Он внезапно смолк, увидав белые плащи двух тамплиеров, подозрительно подходивших к ним. Тамплиеры составляли тогда гвардию Великого Устроителя и самую назойливую часть его полиции.

— Вы что же, граждане, так невеселы, — обратился к ним старший тамплиер. — Или во всем городе вы одни не радуетесь новой благодетельной эре, открытой дивным устроителем?

— Достопочтенный рыцарь, — скромно отвечал Осборн, — будьте снисходительны к провинциалам, еще многого не знающим о делах Великого Устроителя. Мы и на праздник пошли, чтобы просветиться… Ведь, конечно, новый покровитель народа — никто иной, как Баффомет вашего доблестного Ордена.

— Да, это одно и то же. Ныне он открывает свой рог изобилия прозревшему народу. Будьте же повеселее, приятели!

Оба хранителя порядка удалились, а Валентин с Эдуардом вмешались в толпу, чтобы скрыться от их взоров. Потом они опять отодвинулись к сторонке.

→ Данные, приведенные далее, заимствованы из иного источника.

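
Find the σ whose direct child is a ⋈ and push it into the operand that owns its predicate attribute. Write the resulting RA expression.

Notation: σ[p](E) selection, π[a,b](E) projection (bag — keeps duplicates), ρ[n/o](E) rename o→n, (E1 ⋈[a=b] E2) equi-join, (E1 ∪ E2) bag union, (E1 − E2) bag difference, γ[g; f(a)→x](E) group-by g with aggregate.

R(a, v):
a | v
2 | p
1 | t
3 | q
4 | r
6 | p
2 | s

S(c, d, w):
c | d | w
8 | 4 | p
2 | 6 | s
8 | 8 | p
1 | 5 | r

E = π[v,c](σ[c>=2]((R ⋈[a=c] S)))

σ filters on c, owned by the right side.
E' = π[v,c]((R ⋈[a=c] σ[c>=2](S)))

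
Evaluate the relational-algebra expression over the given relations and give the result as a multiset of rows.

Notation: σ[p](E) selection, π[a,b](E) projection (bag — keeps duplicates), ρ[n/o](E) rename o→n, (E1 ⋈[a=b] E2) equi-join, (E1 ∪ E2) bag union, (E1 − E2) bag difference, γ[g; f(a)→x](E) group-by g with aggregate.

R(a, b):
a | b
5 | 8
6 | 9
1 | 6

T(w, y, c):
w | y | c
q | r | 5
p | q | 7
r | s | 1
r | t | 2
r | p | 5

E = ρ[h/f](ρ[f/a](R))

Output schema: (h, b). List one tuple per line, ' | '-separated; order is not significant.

Row counts bottom-up:
  R → 3
  ρ[f/a](R) → 3
  ρ[h/f](ρ[f/a](R)) → 3

== RESULT ==
h | b
1 | 6
5 | 8
6 | 9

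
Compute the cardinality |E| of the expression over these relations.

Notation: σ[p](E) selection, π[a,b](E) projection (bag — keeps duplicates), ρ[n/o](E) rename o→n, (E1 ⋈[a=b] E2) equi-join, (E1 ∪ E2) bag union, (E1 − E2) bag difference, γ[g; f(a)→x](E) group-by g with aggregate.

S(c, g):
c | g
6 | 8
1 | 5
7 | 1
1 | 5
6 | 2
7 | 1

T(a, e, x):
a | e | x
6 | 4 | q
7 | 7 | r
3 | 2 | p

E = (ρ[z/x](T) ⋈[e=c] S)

Per-node cardinality:
  T → 3
  ρ[z/x](T) → 3
  S → 6
  (ρ[z/x](T) ⋈[e=c] S) → 2

|E| = 2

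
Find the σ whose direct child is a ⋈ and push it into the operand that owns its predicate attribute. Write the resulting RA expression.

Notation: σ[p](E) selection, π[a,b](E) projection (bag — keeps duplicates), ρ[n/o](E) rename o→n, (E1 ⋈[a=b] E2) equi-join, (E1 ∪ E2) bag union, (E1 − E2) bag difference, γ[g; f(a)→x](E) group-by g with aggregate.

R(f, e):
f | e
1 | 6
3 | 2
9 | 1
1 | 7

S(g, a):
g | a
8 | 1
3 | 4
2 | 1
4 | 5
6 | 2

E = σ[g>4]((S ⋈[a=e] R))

σ filters on g, owned by the left side.
E' = (σ[g>4](S) ⋈[a=e] R)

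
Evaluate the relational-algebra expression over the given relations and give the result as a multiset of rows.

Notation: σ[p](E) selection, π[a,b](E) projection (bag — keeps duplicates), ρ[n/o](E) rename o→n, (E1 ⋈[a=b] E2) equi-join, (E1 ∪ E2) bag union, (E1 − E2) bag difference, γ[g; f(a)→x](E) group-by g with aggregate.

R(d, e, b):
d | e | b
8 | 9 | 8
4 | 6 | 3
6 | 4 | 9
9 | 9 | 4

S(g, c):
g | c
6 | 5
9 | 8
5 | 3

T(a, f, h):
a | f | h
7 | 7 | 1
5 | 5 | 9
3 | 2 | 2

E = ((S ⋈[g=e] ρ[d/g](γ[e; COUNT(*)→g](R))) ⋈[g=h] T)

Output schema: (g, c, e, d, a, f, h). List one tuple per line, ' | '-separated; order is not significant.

Row counts bottom-up:
  S → 3
  R → 4
  γ[e; COUNT(*)→g](R) → 3
  ρ[d/g](γ[e; COUNT(*)→g](R)) → 3
  (S ⋈[g=e] ρ[d/g](γ[e; COUNT(*)→g](R))) → 2
  T → 3
  ((S ⋈[g=e] ρ[d/g](γ[e; COUNT(*)→g](R))) ⋈[g=h] T) → 1

== RESULT ==
g | c | e | d | a | f | h
9 | 8 | 9 | 2 | 5 | 5 | 9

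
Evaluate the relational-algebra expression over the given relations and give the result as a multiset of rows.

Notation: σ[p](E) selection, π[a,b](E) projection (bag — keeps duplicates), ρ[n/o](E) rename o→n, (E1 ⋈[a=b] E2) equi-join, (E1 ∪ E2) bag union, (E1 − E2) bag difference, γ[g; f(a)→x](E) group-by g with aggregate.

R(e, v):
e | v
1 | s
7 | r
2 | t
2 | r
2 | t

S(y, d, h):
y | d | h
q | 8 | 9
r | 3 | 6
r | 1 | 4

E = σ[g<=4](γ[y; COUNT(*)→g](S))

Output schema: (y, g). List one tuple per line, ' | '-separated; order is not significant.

Row counts bottom-up:
  S → 3
  γ[y; COUNT(*)→g](S) → 2
  σ[g<=4](γ[y; COUNT(*)→g](S)) → 2

== RESULT ==
y | g
q | 1
r | 2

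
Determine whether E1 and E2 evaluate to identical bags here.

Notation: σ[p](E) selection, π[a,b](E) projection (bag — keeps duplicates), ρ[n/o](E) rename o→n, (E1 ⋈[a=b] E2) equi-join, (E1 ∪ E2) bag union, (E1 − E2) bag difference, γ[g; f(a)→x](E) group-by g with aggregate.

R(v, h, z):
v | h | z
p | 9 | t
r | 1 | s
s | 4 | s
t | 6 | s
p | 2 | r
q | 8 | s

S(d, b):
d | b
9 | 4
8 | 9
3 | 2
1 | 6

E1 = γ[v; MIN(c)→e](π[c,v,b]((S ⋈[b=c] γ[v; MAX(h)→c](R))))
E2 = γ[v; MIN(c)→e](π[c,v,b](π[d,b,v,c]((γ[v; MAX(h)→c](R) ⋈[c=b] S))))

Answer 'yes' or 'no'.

E1 per-node cardinality:
  S → 4
  R → 6
  γ[v; MAX(h)→c](R) → 5
  (S ⋈[b=c] γ[v; MAX(h)→c](R)) → 3
  π[c,v,b]((S ⋈[b=c] γ[v; MAX(h)→c](R))) → 3
  γ[v; MIN(c)→e](π[c,v,b]((S ⋈[b=c] γ[v; MAX(h)→c](R)))) → 3
E2 per-node cardinality:
  R → 6
  γ[v; MAX(h)→c](R) → 5
  S → 4
  (γ[v; MAX(h)→c](R) ⋈[c=b] S) → 3
  π[d,b,v,c]((γ[v; MAX(h)→c](R) ⋈[c=b] S)) → 3
  π[c,v,b](π[d,b,v,c]((γ[v; MAX(h)→c](R) ⋈[c=b] S))) → 3
  γ[v; MIN(c)→e](π[c,v,b](π[d,b,v,c]((γ[v; MAX(h)→c](R) ⋈[c=b] S)))) → 3

E1 and E2 produce the same multiset:
v | e
p | 9
s | 4
t | 6

yes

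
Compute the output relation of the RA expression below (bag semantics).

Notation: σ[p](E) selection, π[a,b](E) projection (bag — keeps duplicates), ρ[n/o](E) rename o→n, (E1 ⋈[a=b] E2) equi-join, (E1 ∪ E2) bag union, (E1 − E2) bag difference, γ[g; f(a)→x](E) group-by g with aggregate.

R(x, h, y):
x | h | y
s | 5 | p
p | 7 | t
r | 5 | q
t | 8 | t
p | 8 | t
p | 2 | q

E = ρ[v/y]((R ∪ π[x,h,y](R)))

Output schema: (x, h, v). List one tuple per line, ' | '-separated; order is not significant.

Stepwise |·|:
  R → 6
  R → 6
  π[x,h,y](R) → 6
  (R ∪ π[x,h,y](R)) → 12
  ρ[v/y]((R ∪ π[x,h,y](R))) → 12

== RESULT ==
x | h | v
p | 2 | q
p | 2 | q
p | 7 | t
p | 7 | t
p | 8 | t
p | 8 | t
r | 5 | q
r | 5 | q
s | 5 | p
s | 5 | p
t | 8 | t
t | 8 | t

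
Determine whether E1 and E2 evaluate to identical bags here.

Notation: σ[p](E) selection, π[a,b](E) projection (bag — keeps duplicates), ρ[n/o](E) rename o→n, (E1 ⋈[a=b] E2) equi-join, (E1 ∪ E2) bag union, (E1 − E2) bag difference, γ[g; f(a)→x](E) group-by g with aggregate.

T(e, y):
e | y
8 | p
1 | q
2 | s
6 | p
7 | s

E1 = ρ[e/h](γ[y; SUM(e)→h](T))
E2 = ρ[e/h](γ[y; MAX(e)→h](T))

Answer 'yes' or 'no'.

E1 row counts bottom-up:
  T → 5
  γ[y; SUM(e)→h](T) → 3
  ρ[e/h](γ[y; SUM(e)→h](T)) → 3
E2 row counts bottom-up:
  T → 5
  γ[y; MAX(e)→h](T) → 3
  ρ[e/h](γ[y; MAX(e)→h](T)) → 3

E1 result:
y | e
p | 14
q | 1
s | 9
E2 result:
y | e
p | 8
q | 1
s | 7
Witness: ('s', 9) appears 1× in E1 but 0× in E2.

no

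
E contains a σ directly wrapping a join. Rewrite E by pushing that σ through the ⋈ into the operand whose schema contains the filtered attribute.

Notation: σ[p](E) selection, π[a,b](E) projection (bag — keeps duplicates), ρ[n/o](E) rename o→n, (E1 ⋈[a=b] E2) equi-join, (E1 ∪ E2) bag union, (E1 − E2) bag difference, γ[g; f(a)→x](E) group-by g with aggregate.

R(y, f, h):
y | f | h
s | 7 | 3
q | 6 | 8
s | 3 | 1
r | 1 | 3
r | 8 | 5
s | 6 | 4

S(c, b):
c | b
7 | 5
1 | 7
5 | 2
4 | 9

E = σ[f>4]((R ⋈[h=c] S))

σ filters on f, owned by the left side.
E' = (σ[f>4](R) ⋈[h=c] S)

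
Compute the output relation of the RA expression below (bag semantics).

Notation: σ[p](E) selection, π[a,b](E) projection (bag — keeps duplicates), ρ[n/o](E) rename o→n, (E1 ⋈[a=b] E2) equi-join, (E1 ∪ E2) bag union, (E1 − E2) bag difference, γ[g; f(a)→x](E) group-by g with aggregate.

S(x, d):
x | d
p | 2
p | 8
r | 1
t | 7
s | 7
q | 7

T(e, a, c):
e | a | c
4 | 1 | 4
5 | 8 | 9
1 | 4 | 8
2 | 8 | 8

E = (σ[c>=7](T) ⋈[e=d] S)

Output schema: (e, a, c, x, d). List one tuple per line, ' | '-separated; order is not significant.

Subexpression sizes:
  T → 4
  σ[c>=7](T) → 3
  S → 6
  (σ[c>=7](T) ⋈[e=d] S) → 2

== RESULT ==
e | a | c | x | d
1 | 4 | 8 | r | 1
2 | 8 | 8 | p | 2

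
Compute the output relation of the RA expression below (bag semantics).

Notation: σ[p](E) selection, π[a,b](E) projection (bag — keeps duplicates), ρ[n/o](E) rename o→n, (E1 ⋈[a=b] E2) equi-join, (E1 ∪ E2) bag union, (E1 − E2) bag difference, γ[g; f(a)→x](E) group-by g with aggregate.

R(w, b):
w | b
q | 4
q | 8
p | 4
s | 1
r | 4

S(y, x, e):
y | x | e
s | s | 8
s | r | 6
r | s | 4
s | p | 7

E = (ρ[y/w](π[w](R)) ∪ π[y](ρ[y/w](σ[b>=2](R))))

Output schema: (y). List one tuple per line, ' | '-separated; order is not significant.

Per-node cardinality:
  R → 5
  π[w](R) → 5
  ρ[y/w](π[w](R)) → 5
  R → 5
  σ[b>=2](R) → 4
  ρ[y/w](σ[b>=2](R)) → 4
  π[y](ρ[y/w](σ[b>=2](R))) → 4
  (ρ[y/w](π[w](R)) ∪ π[y](ρ[y/w](σ[b>=2](R)))) → 9

== RESULT ==
y
p
p
q
q
q
q
r
r
s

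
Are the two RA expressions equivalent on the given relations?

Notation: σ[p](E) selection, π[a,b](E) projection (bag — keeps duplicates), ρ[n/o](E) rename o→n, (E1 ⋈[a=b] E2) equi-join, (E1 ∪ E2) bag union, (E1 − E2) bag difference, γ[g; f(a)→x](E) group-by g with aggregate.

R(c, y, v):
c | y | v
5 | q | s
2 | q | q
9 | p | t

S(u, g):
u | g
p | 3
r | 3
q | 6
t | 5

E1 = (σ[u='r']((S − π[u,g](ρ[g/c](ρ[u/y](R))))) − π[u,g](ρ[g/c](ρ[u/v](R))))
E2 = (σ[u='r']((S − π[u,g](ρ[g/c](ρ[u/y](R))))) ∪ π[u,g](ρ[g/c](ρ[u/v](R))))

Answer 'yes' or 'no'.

E1 subexpression sizes:
  S → 4
  R → 3
  ρ[u/y](R) → 3
  ρ[g/c](ρ[u/y](R)) → 3
  π[u,g](ρ[g/c](ρ[u/y](R))) → 3
  (S − π[u,g](ρ[g/c](ρ[u/y](R)))) → 4
  σ[u='r']((S − π[u,g](ρ[g/c](ρ[u/y](R))))) → 1
  R → 3
  ρ[u/v](R) → 3
  ρ[g/c](ρ[u/v](R)) → 3
  π[u,g](ρ[g/c](ρ[u/v](R))) → 3
  (σ[u='r']((S − π[u,g](ρ[g/c](ρ[u/y](R))))) − π[u,g](ρ[g/c](ρ[u/v](R)))) → 1
E2 subexpression sizes:
  S → 4
  R → 3
  ρ[u/y](R) → 3
  ρ[g/c](ρ[u/y](R)) → 3
  π[u,g](ρ[g/c](ρ[u/y](R))) → 3
  (S − π[u,g](ρ[g/c](ρ[u/y](R)))) → 4
  σ[u='r']((S − π[u,g](ρ[g/c](ρ[u/y](R))))) → 1
  R → 3
  ρ[u/v](R) → 3
  ρ[g/c](ρ[u/v](R)) → 3
  π[u,g](ρ[g/c](ρ[u/v](R))) → 3
  (σ[u='r']((S − π[u,g](ρ[g/c](ρ[u/y](R))))) ∪ π[u,g](ρ[g/c](ρ[u/v](R)))) → 4

E1 result:
u | g
r | 3
E2 result:
u | g
q | 2
r | 3
s | 5
t | 9
Witness: ('t', 9) appears 0× in E1 but 1× in E2.

no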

— Со свидетелями Христа будет и Лидия, — прошептал Валентин.

— Лидия? Лучицкая?

— Да, она, с группой других христиан.

— Я думал, что вы давно муж и жена. Ведь ее отец, умирая, поручил тебе свою сироту.

— Мы любили и любим друг друга и после смерти старика собирались венчаться. Но тут мы впервые встретились со старцем Иоанном. «Близок конец, — сказал он, — теперь не время думать о браках. Готовьтесь чистыми предстать Небесному Жениху». Лидия с радостью встретила эти слова. Она, было, вздумала утешать меня в отказе, но я и сам подумал: какие, действительно, браки в такое время! Мы с тех пор и живем, как брат с сестрой, иногда вместе, иногда порознь. Я, конечно, забочусь о ней и охраняю ее, как могу.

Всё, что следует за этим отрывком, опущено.